Thanks for your support
Now I am even more motivated ^^
Thanks for your support
Now I am even more motivated ^^
Update May (20 Days in):
This sounds like you may be overexposing yourself. How many loops have you been doing lately? Have you been taking enough rest days?
I let them run from mon-friday 16-21:00 in a loop. The box is in my living room and the subs are playing in the backround.
On weekends rest.
Mhmm 5 loops a day is quite a lot for Qv2. Qv2 has seriously impressed most of us and i know myself that i started stonewalling after only 2 loops a day. Perhaps you could think about taking some extra rest days to see if that brings in more results.
Paging @RVconsultant , you know more about this than i do.
Thank you very much. I’ll do 1 loop and see if anything changes. With 1 loop I could run it over night. Is it better at night or at day or does it not matter at which time ?
Edit:
I’ve decided to change my routine to one loop each sub on Mo,Tu,Th,Fr with We and weekends rest. Since there are 2 subs with 1 loop each, this will be 2hrs on a sub day. That should be enough rest for my brain ^^
You could try either. Some people have disrupted or poor quality sleep if they listen when they are asleep.
I only listen when awake.
This week was pretty crazy.
I started on monday with 1 loop of PS and DD. It was a normal day. Nothing special…
On tuesday I felt pretty good, was happy, had energy and was very motivation. Social interactions went pretty good. After work I listened to PS and DD again.
On wednesday (day off) I felt very tired, unmotivated, very weak like I am going to become ill. I went to bed very early.
On thursday everything was normal again, no tiredness or weakness. It was more like monday (a normal day) instead of a nice, easy day like tuesday was. After work I listened again to PS and DD.
On friday I felt miserable. Really really miserable. I was very angry / frustrated with no apparent reason. I felt like an emotional bomb which could explode at any time. I never felt this bad for a long time. There was an intense urge to take drugs or anything that could numb this state. I went to bed early and slept 11hrs. No subs on this day.
Today i still feel a bit depressed but nothing like yesterday. I am confident that my mood will get better during the day.
It is hard to tell, if this comes from the subs, but I haven’t changed anything else in my life.
I’ve decided to take it super slow now… Just one loop of DD on monday and one loop of PS at friday. Maybe then I can tell them appart, if one sub in particular causes problems.
Trust me try reducing the loops
This is very powerful shit and one loop a day on 2 on one off is enough to carve a path
What is your current listening schedule?
This week was:
Mo,Tu,Th - 1 loop DD and 1 loop PS right after. So 2hrs of listening on a sub day
My plan for next week is:
Mo - 1 loop DD
Fr - 1 loop PS
If that goes well I would try:
Mo - 1 loop DD
We - 1 loop PS
Fr - 1 loop DD
Great!
Understood.
Update June:
Update July:
I have the feeling that the subs are working on the outer world, more attraction and more charisma, but my internal world is pretty much the same. I don’t have the feeling it is a inner game sub, but more of an outer game sub. Maybe Ascension would be a better program or Primal without seduction ?
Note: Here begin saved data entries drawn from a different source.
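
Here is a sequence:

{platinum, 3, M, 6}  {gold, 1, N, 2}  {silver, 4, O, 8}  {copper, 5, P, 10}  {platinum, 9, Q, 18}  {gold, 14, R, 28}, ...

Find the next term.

{silver, 23, S, 46}

Metal: repeats platinum → gold → silver → copper, so platinum, gold, silver, copper, platinum, gold → silver.
For the second slot, each term is the sum of the two before it: 3, 1, 4, 5, 9, 14 → 23.
Letter: M, N, O, P, Q, R → S (letters move forward 1 place in the alphabet).
Fourth slot: 6, 2, 8, 10, 18, 28 → 46 (each term is the sum of the two before it).
Combining the parts gives {silver, 23, S, 46}.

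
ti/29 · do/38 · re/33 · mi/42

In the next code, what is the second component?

37

Second component — alternating steps +9, −5, +9, −5, …: 29, 38, 33, 42 → 37.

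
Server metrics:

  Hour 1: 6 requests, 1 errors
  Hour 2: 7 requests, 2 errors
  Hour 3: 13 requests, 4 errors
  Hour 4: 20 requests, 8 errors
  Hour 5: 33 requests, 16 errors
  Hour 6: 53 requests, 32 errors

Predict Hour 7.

86 requests, 64 errors

Requests — each term is the sum of the two before it: 6, 7, 13, 20, 33, 53 → 86.
Errors goes 1, 2, 4, 8, 16, 32 → 64 (×2 each step).
So the next record is 86 requests, 64 errors.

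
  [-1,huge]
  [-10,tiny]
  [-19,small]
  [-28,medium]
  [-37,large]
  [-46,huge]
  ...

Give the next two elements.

[-55,tiny], [-64,small]

First slot — −9 each step: -1, -10, -19, -28, -37, -46 → -55 → -64.
Size — repeats huge → tiny → small → medium → large: huge, tiny, small, medium, large, huge → tiny → small.
Putting the parts together: [-55,tiny] and then [-64,small].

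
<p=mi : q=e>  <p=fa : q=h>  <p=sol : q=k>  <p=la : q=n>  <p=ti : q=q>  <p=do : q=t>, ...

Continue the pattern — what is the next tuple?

P — runs through the solfège scale do→ti: mi, fa, sol, la, ti, do → re.
Q: letters move forward 3 places in the alphabet, so e, h, k, n, q, t → w.
Putting it together: <p=re : q=w>.

<p=re : q=w>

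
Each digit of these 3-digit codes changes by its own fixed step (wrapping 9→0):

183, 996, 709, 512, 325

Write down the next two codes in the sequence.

138, 941

First digit — −2 each step, mod 10: 1, 9, 7, 5, 3 → 1 → 9.
Second digit: +1 each step, mod 10, so 8, 9, 0, 1, 2 → 3 → 4.
Third digit: +3 each step, mod 10; 3, 6, 9, 2, 5 → 8 → 1.
Putting the parts together: 138 and then 941.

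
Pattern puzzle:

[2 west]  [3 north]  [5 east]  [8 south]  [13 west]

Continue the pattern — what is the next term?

First entry: each term is the sum of the two before it, so 2, 3, 5, 8, 13 → 21.
Direction — repeats west → north → east → south: west, north, east, south, west → north.
So the next term is [21 north].

[21 north]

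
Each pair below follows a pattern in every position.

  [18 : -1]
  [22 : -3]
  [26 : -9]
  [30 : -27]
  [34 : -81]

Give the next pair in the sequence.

First part — +4 each step: 18, 22, 26, 30, 34 → 38.
Second part: ×3 each step; -1, -3, -9, -27, -81 → -243.
Combining the parts gives [38 : -243].

[38 : -243]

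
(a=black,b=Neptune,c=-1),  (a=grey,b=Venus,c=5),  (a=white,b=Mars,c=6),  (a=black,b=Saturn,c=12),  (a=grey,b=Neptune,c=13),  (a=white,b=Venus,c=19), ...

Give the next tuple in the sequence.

A — repeats black → grey → white: black, grey, white, black, grey, white → black.
B: repeats Neptune → Venus → Mars → Saturn; Neptune, Venus, Mars, Saturn, Neptune, Venus → Mars.
C: -1, 5, 6, 12, 13, 19 → 20 (alternating steps +6, +1, +6, +1, …).
Putting it together: (a=black,b=Mars,c=20).

(a=black,b=Mars,c=20)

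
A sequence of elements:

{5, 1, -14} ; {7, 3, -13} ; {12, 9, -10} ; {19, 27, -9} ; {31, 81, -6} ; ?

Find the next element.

{50, 243, -5}

First component: each term is the sum of the two before it; 5, 7, 12, 19, 31 → 50.
Second component: ×3 each step, so 1, 3, 9, 27, 81 → 243.
Third component: alternating steps +1, +3, +1, +3, …, so -14, -13, -10, -9, -6 → -5.
Combining the parts gives {50, 243, -5}.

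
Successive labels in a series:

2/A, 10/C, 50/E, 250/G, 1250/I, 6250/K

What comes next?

First component — ×5 each step: 2, 10, 50, 250, 1250, 6250 → 31250.
Letter goes A, C, E, G, I, K → M (letters move forward 2 places in the alphabet).
Combining the parts gives 31250/M.

31250/M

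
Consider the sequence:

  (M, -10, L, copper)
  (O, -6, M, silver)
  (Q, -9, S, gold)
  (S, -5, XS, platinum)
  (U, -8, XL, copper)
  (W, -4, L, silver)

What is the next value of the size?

M

Letter: letters move forward 2 places in the alphabet; M, O, Q, S, U, W → Y.
Second coordinate: alternating steps +4, −3, +4, −3, …; -10, -6, -9, -5, -8, -4 → -7.
Size goes L, M, S, XS, XL, L → M (repeats L → M → S → XS → XL).
Metal — repeats copper → silver → gold → platinum: copper, silver, gold, platinum, copper, silver → gold.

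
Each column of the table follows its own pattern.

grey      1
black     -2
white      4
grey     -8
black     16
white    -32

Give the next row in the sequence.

grey  64

For the shade, repeats grey → black → white: grey, black, white, grey, black, white → grey.
For the second component, ×(-2) each step: 1, -2, 4, -8, 16, -32 → 64.
So the next row is grey  64.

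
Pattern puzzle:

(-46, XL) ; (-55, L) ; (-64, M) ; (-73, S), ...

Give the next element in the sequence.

(-82, XS)

First value: −9 each step, so -46, -55, -64, -73 → -82.
Size: runs backward through clothing sizes XS→XL, so XL, L, M, S → XS.
Combining the parts gives (-82, XS).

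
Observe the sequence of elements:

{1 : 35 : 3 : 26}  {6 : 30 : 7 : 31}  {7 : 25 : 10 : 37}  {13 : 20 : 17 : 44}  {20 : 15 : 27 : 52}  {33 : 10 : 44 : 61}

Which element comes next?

First value: 1, 6, 7, 13, 20, 33 → 53 (each term is the sum of the two before it).
For the second value, −5 each step: 35, 30, 25, 20, 15, 10 → 5.
Third value — each term is the sum of the two before it: 3, 7, 10, 17, 27, 44 → 71.
For the fourth value, differences are 5, 6, 7, … (increasing by 1 each time): 26, 31, 37, 44, 52, 61 → 71.
Combining the parts gives {53 : 5 : 71 : 71}.

{53 : 5 : 71 : 71}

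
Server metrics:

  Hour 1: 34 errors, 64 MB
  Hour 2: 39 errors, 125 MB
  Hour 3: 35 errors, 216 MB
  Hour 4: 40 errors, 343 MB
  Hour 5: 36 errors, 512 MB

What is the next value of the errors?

41

Errors — alternating steps +5, −4, +5, −4, …: 34, 39, 35, 40, 36 → 41.
MB: perfect cubes: 4³, 5³, 6³, …; 64, 125, 216, 343, 512 → 729.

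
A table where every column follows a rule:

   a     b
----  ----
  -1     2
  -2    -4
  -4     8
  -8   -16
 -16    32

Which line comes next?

-32  -64

For the column a, ×2 each step: -1, -2, -4, -8, -16 → -32.
Column b: 2, -4, 8, -16, 32 → -64 (×(-2) each step).
Putting it together: -32  -64.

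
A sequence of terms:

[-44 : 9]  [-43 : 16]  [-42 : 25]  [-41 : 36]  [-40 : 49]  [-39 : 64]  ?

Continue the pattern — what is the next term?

First value: -44, -43, -42, -41, -40, -39 → -38 (+1 each step).
Second value: perfect squares: 3², 4², 5², …; 9, 16, 25, 36, 49, 64 → 81.
Combining the parts gives [-38 : 81].

[-38 : 81]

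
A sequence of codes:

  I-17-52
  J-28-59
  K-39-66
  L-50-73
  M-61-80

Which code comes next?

Letter goes I, J, K, L, M → N (letters move forward 1 place in the alphabet).
Second component: +11 each step, so 17, 28, 39, 50, 61 → 72.
Third component: +7 each step, so 52, 59, 66, 73, 80 → 87.
Putting it together: N-72-87.

N-72-87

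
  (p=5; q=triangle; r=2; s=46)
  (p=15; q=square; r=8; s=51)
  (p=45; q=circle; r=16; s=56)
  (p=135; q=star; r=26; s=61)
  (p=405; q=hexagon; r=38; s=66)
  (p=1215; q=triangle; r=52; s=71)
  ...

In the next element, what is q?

Q: repeats triangle → square → circle → star → hexagon; triangle, square, circle, star, hexagon, triangle → square.

square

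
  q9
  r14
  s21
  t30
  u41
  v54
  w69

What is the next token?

For the letter, letters move forward 1 place in the alphabet: q, r, s, t, u, v, w → x.
Second component: differences are 5, 7, 9, … (increasing by 2 each time), so 9, 14, 21, 30, 41, 54, 69 → 86.
Combining the parts gives x86.

x86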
i mean yes it’s pretty weird when women come onto you. like my aunts coworker. i think she wanted to make out with me. our faces were literally 2 inches apart. i wish i was on subs back then. such a gorgoues woman who looks exactly llike christina applegate.
i was like , she was just using me for the ride to the venue. the whole group of women were pretty low inhib. but looking back i can see that she wanted to fuck me because in the car before we went to the venue she said “i forgot my cigarettes back home”.
and i of course did not notice it and just went to the venue where her own daughter was. and bought cigarettes somewhere near the venue instead of going to her place.
i was so nervous when my aunt left the car. it felt so fucking weird like a teenage phantasy.
we live and learn.
On PS I had a girl cry to her friends that I did not want to fuck her. We were at a party and the girl was with our group of friends but I never met her before. At a point by the time we decided to get back home, she started to cry like I did not pay attention to her. I was like WTF? I ended up fucking her but it was horrible.
haha damn that sounds crazy
I wish I would get more of the “feeling comfortable and at ease around people” instead of being very attractive and can not handle the situation
What might give you more comfort and ease?
Here are some ideas:
Daredevil
Sanguine
Elixir
True Social
I’ve decided to not longer listen to DD and PS, because it is not developing in the direction I wanted it to do. The most important point, the serenity around people, did not change or even slightly improved. In short the most obvious parts that clearly happend was:
But the main reason why I quit is because Sage Immortal is out. The spiritual path is my most important part of my live and now that there is a single stage subliminal, I will focus 100% on this one.